An *error-correcting code* (ECC) or *forward error correction* (FEC) code involves the addition of sufficient redundant data to the information being sent to enable the receiver to both detect and correct errors, without needing to request the receiver to retransmit the data. The advantage of this approach is that a return path is not required. This would be a critical requirement for applications such as communication with deep space probes, for example, where the delay between sending a message and receiving a reply could be considerable (Voyager 1, launched in 1977, is now more than ten billion miles from earth, and signals received by NASA arrive over *fourteen hours* affter they have been transmitted). The disadvantage is that, in order to ensure the required degree of data integrity, a large amount of redundant data will have to be transmitted with each message, significantly increasing the bandwidth required. *Shannon's theorem* defines the *code rate* as the total number of bits divided by the number of bits of actual data, and the *coding gain* as the difference in *signal-to-noise ratio* (SNR) between encoded and un-encoded data that would be necessary for them both to exhibit the same *bit error rate* (BER). The effectiveness of the encoding scheme is measured in terms of both its code rate and its coding gain. The theorem essentially sets an upper limit on the error correction rate that can be achieved with a given level of data redundancy, and for a given minimum signal-to-noise ratio.

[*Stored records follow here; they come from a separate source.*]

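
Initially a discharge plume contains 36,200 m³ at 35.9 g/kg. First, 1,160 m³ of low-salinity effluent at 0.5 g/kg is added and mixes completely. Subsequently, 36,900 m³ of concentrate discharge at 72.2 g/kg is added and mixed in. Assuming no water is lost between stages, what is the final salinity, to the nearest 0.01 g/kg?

53.38 g/kg

Conserving salt mass:
Initial salt = 36,200×35.9 = 1,299,580
After stage 1: salt = 1,299,580 + 1,160×0.5 = 1,300,160; volume = 37,360 m³; S = 34.801 g/kg
After stage 2: salt = 1,300,160 + 36,900×72.2 = 3,964,340; volume = 74,260 m³
S = 3,964,340 / 74,260 = 53.3846 g/kg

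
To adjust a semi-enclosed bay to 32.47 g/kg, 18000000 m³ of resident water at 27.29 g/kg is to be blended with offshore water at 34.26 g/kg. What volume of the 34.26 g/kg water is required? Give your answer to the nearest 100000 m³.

52100000 m³

Salt balance: 18,000,000×27.29 + V×34.26 = (18,000,000+V)×32.47
491,220,000 + 34.26V = 584,460,000 + 32.47V
93,240,000 = 1.79V
V = 52,089,385.47 m³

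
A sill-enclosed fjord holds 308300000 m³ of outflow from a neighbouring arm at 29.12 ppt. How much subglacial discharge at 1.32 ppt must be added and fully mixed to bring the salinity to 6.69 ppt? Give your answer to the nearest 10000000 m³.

1290000000 m³

Salt balance: 308,300,000×29.12 + V×1.32 = (308,300,000+V)×6.69
8,977,696,000 + 1.32V = 2,062,527,000 + 6.69V
6,915,169,000 = 5.37V
V = 1,287,740,968.34 m³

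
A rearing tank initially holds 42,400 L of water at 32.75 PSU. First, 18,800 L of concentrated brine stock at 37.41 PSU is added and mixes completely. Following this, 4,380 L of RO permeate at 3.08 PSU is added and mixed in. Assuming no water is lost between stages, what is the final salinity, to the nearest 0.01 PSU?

By conservation of dissolved salt,
Initial salt = 42,400×32.75 = 1,388,600
After stage 1: salt = 1,388,600 + 18,800×37.41 = 2,091,908; volume = 61,200 L; S = 34.182 PSU
After stage 2: salt = 2,091,908 + 4,380×3.08 = 2,105,398.4; volume = 65,580 L
S = 2,105,398.4 / 65,580 = 32.1043 PSU

32.10 PSU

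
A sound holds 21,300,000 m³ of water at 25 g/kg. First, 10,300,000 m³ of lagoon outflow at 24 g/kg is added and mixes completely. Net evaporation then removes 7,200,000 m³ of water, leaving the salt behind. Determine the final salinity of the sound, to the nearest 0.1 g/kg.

After mixing: salt = 21,300,000×25 + 10,300,000×24 = 779,700,000; volume = 31,600,000 m³
After evaporation: salt unchanged = 779,700,000; volume = 31,600,000 − 7,200,000 = 24,400,000 m³
S = 779,700,000 / 24,400,000 = 31.9549 g/kg

32.0 g/kg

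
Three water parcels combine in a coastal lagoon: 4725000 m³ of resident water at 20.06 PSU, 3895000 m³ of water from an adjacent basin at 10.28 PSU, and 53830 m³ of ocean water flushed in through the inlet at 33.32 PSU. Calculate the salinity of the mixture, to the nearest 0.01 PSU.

15.75 PSU

Mass of salt is conserved:
salt = 4,725,000×20.06 + 3,895,000×10.28 + 53,830×33.32 = 94,783,500 + 40,040,600 + 1,793,615.6 = 136,617,715.6
volume = 4,725,000 + 3,895,000 + 53,830 = 8,673,830 m³
S = 136,617,715.6 / 8,673,830 = 15.7506 PSU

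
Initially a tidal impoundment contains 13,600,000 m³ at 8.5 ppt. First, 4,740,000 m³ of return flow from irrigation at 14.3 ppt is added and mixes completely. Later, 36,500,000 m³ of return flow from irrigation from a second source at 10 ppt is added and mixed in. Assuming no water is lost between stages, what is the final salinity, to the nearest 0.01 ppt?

By conservation of dissolved salt,
Initial salt = 13,600,000×8.5 = 115,600,000
After stage 1: salt = 115,600,000 + 4,740,000×14.3 = 183,382,000; volume = 18,340,000 m³; S = 9.999 ppt
After stage 2: salt = 183,382,000 + 36,500,000×10 = 548,382,000; volume = 54,840,000 m³
S = 548,382,000 / 54,840,000 = 9.9997 ppt

10.00 ppt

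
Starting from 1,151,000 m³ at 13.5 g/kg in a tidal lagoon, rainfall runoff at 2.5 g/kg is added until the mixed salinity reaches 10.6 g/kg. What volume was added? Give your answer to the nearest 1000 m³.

412000 m³

Salt balance: 1,151,000×13.5 + V×2.5 = (1,151,000+V)×10.6
15,538,500 + 2.5V = 12,200,600 + 10.6V
3,337,900 = 8.1V
V = 412,086.42 m³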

Error-correction codes can be divided into *block codes* and *convolutional codes*. Block codes work on blocks of data of a fixed-size (e.g. packets). Convolutional codes work for bit streams of arbitrary length. They tend to be more complex and more difficult to implement than block codes, and involve considerably more overhead per unit data. Block codes are calculated for each individual frame or packet independently of one-another, whereas convolutional codes encode the entire data stream for a message as one long code word, and *then* transmit the message in segments. Convolutional codes have very powerful error correction capabilities, and are widely used in satellite communications and for communicating with deep space exploration vehicles. Some error-correction schemes work very well *above* a certain signal-to-noise ratio, but not at all below it (depending on how closely the scheme approaches Shannon's theoretical limit). Because most errors occur in random bursts rather than evenly distributed throughout the data stream, the message data bits are often shuffled (a process known as *interleaving*) after they have been encoded. When the message is un-shuffled (*de-interleaved*) at the receiver, bursts of errors are dispersed throughout the data stream as individual bit errors, which can be easily corrected using the error correction encoding.